“Good evening, Boys! Headed to the game?” She locks her door too and starts toward the sidewalk. “Care to escort an old lady up the hill?”
Her smile hardens when she finally notices me.
“We’d be happy to, Mrs. Miller.” Joshua steps between the three of us and her, offering her his arm, and that appeases her a little.
“How many times have I told you to call me Dot?” she asks as she wraps her arm in his and the set off ahead of us.
The high school is lit by the bright lights of the stadium below it, but we can’t see the field from here.
There are too many trees and the square block of the north bleachers in the way.
The sidewalk isn’t big enough for three, and I don’t know how Chase—so much smaller than Johnny—won the shoulder shoving match and takes the place beside me.
When Mrs. Miller looks back, seeing it’s Chase beside me, she seems to relax a little, so maybe it wasn’t the shoving match that decided after all.
The football field is below the main school, so the hill we have to walk up isn’t too steep, but the sidewalks have buckled and shifted over the years, so I have to pay attention to where I step in the dark and I only half hear the story Ms. Miller loudly tells Joshua.
The impending granddaughters will be here before Thanksgiving. And she is so pleased.
Chase leans close as Mrs. Miller starts in on one of their accomplishments in college. “You’ve got nothing to worry about.”
“Oh, I know. She’s made it obvious I can keepyou.”
He laughs, drawing Mrs. Miller’s attention and a glare, but we’ve reached the actual incline that leads up to the lower parking lot and there’s a crowd.
I don’t hear what he says to her as Johnny and Chase draw me back, but Joshua walks Mrs. Miller to a line in front of a booth constructed out of plywood.
“You have a nice night.” Joshua leaves her in that first line and then rejoins us, leading the way to the main gate.
“Don’t we need tickets?”
“Thomas got them for us ahead of time.”
“Always nice toknowsomebody.” Joshua hands over the tickets and for a moment, we have to weave through the press of bodies headed for the bleachers.

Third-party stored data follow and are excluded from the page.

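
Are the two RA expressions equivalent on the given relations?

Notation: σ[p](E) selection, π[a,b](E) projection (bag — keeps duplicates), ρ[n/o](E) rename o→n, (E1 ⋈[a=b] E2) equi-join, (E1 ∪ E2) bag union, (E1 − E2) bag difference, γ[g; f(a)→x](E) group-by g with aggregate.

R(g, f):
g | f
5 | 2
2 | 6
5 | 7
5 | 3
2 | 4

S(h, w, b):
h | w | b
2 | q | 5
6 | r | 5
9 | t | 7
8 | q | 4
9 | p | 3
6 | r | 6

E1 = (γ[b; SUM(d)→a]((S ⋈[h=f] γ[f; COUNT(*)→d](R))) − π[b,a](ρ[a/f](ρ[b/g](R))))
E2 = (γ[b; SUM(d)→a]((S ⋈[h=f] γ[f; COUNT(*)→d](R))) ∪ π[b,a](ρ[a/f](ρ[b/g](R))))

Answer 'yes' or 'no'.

E1 stepwise |·|:
  S → 6
  R → 5
  γ[f; COUNT(*)→d](R) → 5
  (S ⋈[h=f] γ[f; COUNT(*)→d](R)) → 3
  γ[b; SUM(d)→a]((S ⋈[h=f] γ[f; COUNT(*)→d](R))) → 2
  R → 5
  ρ[b/g](R) → 5
  ρ[a/f](ρ[b/g](R)) → 5
  π[b,a](ρ[a/f](ρ[b/g](R))) → 5
  (γ[b; SUM(d)→a]((S ⋈[h=f] γ[f; COUNT(*)→d](R))) − π[b,a](ρ[a/f](ρ[b/g](R)))) → 1
E2 stepwise |·|:
  S → 6
  R → 5
  γ[f; COUNT(*)→d](R) → 5
  (S ⋈[h=f] γ[f; COUNT(*)→d](R)) → 3
  γ[b; SUM(d)→a]((S ⋈[h=f] γ[f; COUNT(*)→d](R))) → 2
  R → 5
  ρ[b/g](R) → 5
  ρ[a/f](ρ[b/g](R)) → 5
  π[b,a](ρ[a/f](ρ[b/g](R))) → 5
  (γ[b; SUM(d)→a]((S ⋈[h=f] γ[f; COUNT(*)→d](R))) ∪ π[b,a](ρ[a/f](ρ[b/g](R)))) → 7

E1 result:
b | a
6 | 1
E2 result:
b | a
2 | 4
2 | 6
5 | 2
5 | 2
5 | 3
5 | 7
6 | 1
Witness: (2, 4) appears 0× in E1 but 1× in E2.

no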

It has the same feel as a fair. Dozens of people with no real destination other than a vague ‘over there’.
One of them takes my hand and leads me through, not to the tall stands of bleachers on either side, but around to the side behind the home team benches.
Bright lights, a chain-link fence and the orange rubberized lanes of a track lay between us and the field.
Thomas is wearing a dark purple windbreaker and a baseball hat that hides most of his hair.
He doesn’t look over, doesn’t see us. His attention is on his players, on the other coaches riling them up. And that level of focus is… kind of beautiful.
“Think she’s going to try to come find us?” Johnny asks, and I follow his gaze toward the entry gates. “I saw a few of the women from her church quilting group. They’ll keep her distracted, I’m sure.”
Johnny didn’t look sure, but then, the announcers said something garbled over the loudspeaker and a girl who didn’t look old enough to be in High School took her place center field to sing the national anthem.
I used the moment to look around the crowds. Mostly worried that I’d see Aphrodite and have to answer why I’d been ignoring her texts.
But no one overly familiar jumped out at me.
And as the crowd clapped and whistled, and the girl walked off the field and the teams sent out their starters… Johnny drew me into his arms.
“I thought we’d have a little more time, but it looks like you get to play guard straight from the beginning.”
I look to my left and see them. A small group of high school girls who clearly have the guys in their sights, they strut past, jackets open to show off more skin than anyone needs to see, especially in this cold.